Last Tuesday, Phyllis Borzi, Assistant Secretary of Labor of Employee Benefits Administration (EBSA) opened proceedings for simplifying the fee disclosures under ERISA section 408(b)(2) that were finalized in 2012 – which she characterized as a “good first step.” Why? According to EBSA, the current disclosures have become too lengthy, complex and confusing.
“Some are filled with legalese, some have information that’s split between multiple documents,” said Borzi. In addition, she singles out small business 401(k) plans being in most need of a more straightforward disclosure document. She adds, “Some employers, particularly small business, may be having a hard time locating the required fee disclosures when they are embedded in lengthy or complex documents.”
If I’m dreaming, don’t wake me up!
EBSA’s proposed amendment would require service providers that use multiple or “lengthy” documents to satisfy the disclosure requirements to furnish a guide that identifies the documents and a “page or other sufficiently specific locator, such as a section,” to help the plan fiduciary “quickly and easily” find each item of information required to be disclosed under the service provider fee disclosure regulations.
EBSA has requested comments on the proposal by June 10, 2014.
EBSA also intends to conduct focus groups with small 401(k) plan fiduciaries. These focus groups “may provide information about the need for a guide, summary, or similar tool to help responsible plan fiduciaries navigate and understand the required disclosures.”
Employee Fiduciary stands up for small business 401(k) plans
Our company submitted its comments on Friday, which will become part of the public record. We have advocated fee disclosure reform for some time, and we are pleased to state our case. Here is a link to our letter to EBSA, which includes our amendment proposal to Section 408(b)(2).
We don’t think EBSA’s amendment proposal fixes a fundamental flaw of the current regulation – fiduciaries can’t easily compare providers “apples to apples.” The cornerstone of our proposal is a simple one or two page document that summarizes the fees and services a covered provider reports in their long-form disclosure. Key elements of our summary include:
- Standardized format – Current rules allow great freedom in choosing the word choice and graphic design of the disclosure. This issue makes it more difficult for fiduciaries to compare providers “apples to apples.” We think a standardized format empowers fiduciaries to make more informed provider comparisons.
- Calculation of “all-in” fees expressed in dollars – To make provider comparisons easier, common data points are required.
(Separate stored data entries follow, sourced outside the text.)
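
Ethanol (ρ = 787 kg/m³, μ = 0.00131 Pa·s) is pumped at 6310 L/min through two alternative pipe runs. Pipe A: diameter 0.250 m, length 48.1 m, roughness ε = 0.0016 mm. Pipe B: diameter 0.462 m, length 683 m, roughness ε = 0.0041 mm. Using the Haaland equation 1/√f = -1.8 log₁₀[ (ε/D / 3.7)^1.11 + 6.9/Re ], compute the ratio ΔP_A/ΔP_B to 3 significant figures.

Pipe A: V = Q/A = 0.1052/0.04909 = 2.142 m/s; Re = 3.218e+05; ε/D = 6.4e-06; Haaland → f = 0.01421; ΔP_A = f(L/D)(ρV²/2) = 4938 Pa.
Pipe B: V = Q/A = 0.1052/0.1676 = 0.6273 m/s; Re = 1.741e+05; ε/D = 8.87e-06; Haaland → f = 0.01597; ΔP_B = f(L/D)(ρV²/2) = 3657 Pa.
ΔP_A/ΔP_B = 4938/3657 = 1.35.

ΔP_A/ΔP_B ≈ 1.35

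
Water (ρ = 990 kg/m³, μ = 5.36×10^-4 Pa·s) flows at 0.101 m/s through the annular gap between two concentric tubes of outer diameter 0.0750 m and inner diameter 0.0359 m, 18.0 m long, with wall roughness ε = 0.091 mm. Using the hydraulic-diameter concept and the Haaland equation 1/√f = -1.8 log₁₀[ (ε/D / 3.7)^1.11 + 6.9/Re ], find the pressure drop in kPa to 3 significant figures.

Hydraulic diameter D_h = 4A/P = D_o - D_i = 0.075 - 0.0359 = 0.0391 m.
Re = ρVD_h/μ = 990·0.101·0.0391/0.000536 = 7294.
ε/D_h = 9.1e-05/0.0391 = 0.00233; Haaland gives 1/√f = -1.8 log₁₀[0.00028+0.000946] = 5.241, so f = 0.03641.
ΔP = f(L/D_h)(ρV²/2) = 0.03641·18/0.0391·5.049 = 84.63 Pa.
ΔP = 0.0846 kPa.

ΔP ≈ 0.0846 kPa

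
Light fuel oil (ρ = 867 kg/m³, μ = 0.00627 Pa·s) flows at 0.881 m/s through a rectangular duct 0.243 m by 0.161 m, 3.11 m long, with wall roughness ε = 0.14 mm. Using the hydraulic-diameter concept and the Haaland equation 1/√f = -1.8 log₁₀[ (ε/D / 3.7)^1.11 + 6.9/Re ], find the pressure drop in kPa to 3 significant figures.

Hydraulic diameter D_h = 4A/P = 4·(0.243·0.161)/(2·(0.243+0.161)) = 0.1565/0.808 = 0.1937 m.
Re = ρVD_h/μ = 867·0.881·0.1937/0.00627 = 2.359e+04.
ε/D_h = 0.00014/0.1937 = 0.000723; Haaland gives 1/√f = -1.8 log₁₀[7.64e-05+0.000292] = 6.18, so f = 0.02619.
ΔP = f(L/D_h)(ρV²/2) = 0.02619·3.11/0.1937·336.5 = 141.5 Pa.
ΔP = 0.141 kPa.

ΔP ≈ 0.141 kPa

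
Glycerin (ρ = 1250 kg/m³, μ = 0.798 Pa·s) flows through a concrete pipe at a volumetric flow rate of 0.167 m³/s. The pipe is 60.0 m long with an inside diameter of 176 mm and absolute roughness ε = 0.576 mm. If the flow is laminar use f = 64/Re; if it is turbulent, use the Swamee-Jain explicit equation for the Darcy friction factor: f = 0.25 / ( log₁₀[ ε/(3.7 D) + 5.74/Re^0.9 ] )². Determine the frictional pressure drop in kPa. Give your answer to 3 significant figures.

Cross-sectional area A = πD²/4 = π(0.176)²/4 = 0.02433 m²; mean velocity V = Q/A = 0.167/0.02433 = 6.864 m/s.
Reynolds number Re = ρVD/μ = 1250 · 6.864 · 0.176 / 0.798 = 1892.
Re < 2300 → laminar flow, so f = 64/Re = 64/1892 = 0.03382 (the turbulent correlation is not needed).
Darcy-Weisbach: ΔP = f(L/D)(ρV²/2) = 0.03382·(60/0.176)·(1250·6.864²/2) = 0.03382·340.9·2.945e+04 = 3.395e+05 Pa.
ΔP = 3.395e+05 Pa = 340 kPa.

ΔP ≈ 340 kPa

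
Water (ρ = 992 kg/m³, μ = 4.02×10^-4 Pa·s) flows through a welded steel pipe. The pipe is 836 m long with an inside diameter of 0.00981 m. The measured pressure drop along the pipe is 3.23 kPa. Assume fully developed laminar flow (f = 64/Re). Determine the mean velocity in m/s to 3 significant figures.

V ≈ 0.0289 m/s

For laminar flow, f = 64/Re with Re = ρVD/μ, so Darcy-Weisbach reduces to ΔP = 32μLV/D². Solving for V: V = ΔP·D²/(32μL) = 3230·(0.00981)²/(32·0.000402·836) = 0.0289 m/s.
Check: Re = ρVD/μ = 992·0.0289·0.00981/0.000402 = 699.7 < 2300, so the laminar assumption holds.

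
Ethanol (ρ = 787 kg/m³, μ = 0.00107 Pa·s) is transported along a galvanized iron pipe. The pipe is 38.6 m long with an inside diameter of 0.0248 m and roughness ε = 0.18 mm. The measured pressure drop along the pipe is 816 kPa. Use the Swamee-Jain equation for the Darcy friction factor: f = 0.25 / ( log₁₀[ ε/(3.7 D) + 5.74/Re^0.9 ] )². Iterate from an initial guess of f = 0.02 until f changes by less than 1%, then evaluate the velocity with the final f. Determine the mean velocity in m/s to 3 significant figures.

Rearranging Darcy-Weisbach: V = √(2·ΔP·D/(f·L·ρ)). With ε/D = 0.00018/0.0248 = 0.00726, iterate starting from f = 0.02:
  f = 0.02 → V = √(2·8.16e+05·0.0248/(0.02·38.6·787)) = 8.162 m/s; Re = ρVD/μ = 1.489e+05; f → 0.0348
  f = 0.0348 → V = 6.187 m/s; Re = 1.129e+05; f → 0.035
Converged (Δf/f < 1%). With the final f = 0.035: V = √(2·8.16e+05·0.0248/(0.035·38.6·787)) = 6.17 m/s.

V ≈ 6.17 m/s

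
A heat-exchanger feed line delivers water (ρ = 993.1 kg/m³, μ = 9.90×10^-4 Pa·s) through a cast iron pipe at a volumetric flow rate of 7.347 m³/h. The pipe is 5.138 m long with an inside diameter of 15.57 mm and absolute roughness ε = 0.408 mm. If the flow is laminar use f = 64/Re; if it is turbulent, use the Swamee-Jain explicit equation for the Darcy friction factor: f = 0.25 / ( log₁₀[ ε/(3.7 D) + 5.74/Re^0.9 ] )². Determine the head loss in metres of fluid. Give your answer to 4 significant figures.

Q = 7.347 m³/h = 7.347/3600 = 0.002041 m³/s.
Cross-sectional area A = πD²/4 = π(0.01557)²/4 = 0.0001904 m²; mean velocity V = Q/A = 0.002041/0.0001904 = 10.72 m/s.
Reynolds number Re = ρVD/μ = 993.1 · 10.72 · 0.01557 / 0.00099 = 1.674e+05.
Re > 4000 → turbulent. Relative roughness ε/D = 0.000408/0.01557 = 0.0262. Swamee-Jain: f = 0.25/(log₁₀[0.0262/3.7 + 5.74/1.674e+05^0.9])² = 0.25/(log₁₀[0.00708 + 0.000114])² = 0.25/(-2.143)² = 0.05444.
Darcy-Weisbach: ΔP = f(L/D)(ρV²/2) = 0.05444·(5.138/0.01557)·(993.1·10.72²/2) = 0.05444·330·5.705e+04 = 1.025e+06 Pa.
Head loss h_f = ΔP/(ρg) = 1.025e+06/(993.1·9.81) = 105.2 m.

h_f ≈ 105.2 m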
By using dollars as the data point, plan sponsors can be presented with an “all-in” total cost of the plan, whether fees are paid by the sponsor or deducted from plan assets.
- Stated assumptions used in determining fees – It is important for fiduciaries to understand the assumptions that unpin plan fees. These assumptions generally consist of the value of plan assets and the number of employees covered in the plan.
- Statement of services provided – The provider should check off the services provided for the fees stated. Bundled providers would simply check multiple boxes on the disclosure. Other service providers would simply check the one box for the services they provide. Simplicity and clarity is the best way to cut through Secretary Borzi’s “legalese.”
- Share class – It’s hard to believe, but the current regs do not require providers to disclose the share class of the mutual fund investment provided. Many fiduciaries do not understand that a particular mutual fund may contain different share classes, each with different expenses. This is a loophole that needs to be closed.
In short, we want a standard summary that clearly states services provided, assumptions, all-in dollars charged, and whether fees are paid from plan assets or by the sponsor. Detail for any charge can be found in the provider’s long-form disclosure. Because the form is so simple, and the provider is already making the necessary calculations, we believe the cost of compliance with such a summary page would be minimal.
We sincerely hope EBSA’s “next step” is toward clarity. If plan sponsors get the appropriate information to evaluate service providers, we are confident they will make competitive choices that will strengthen the industry, not disrupt it.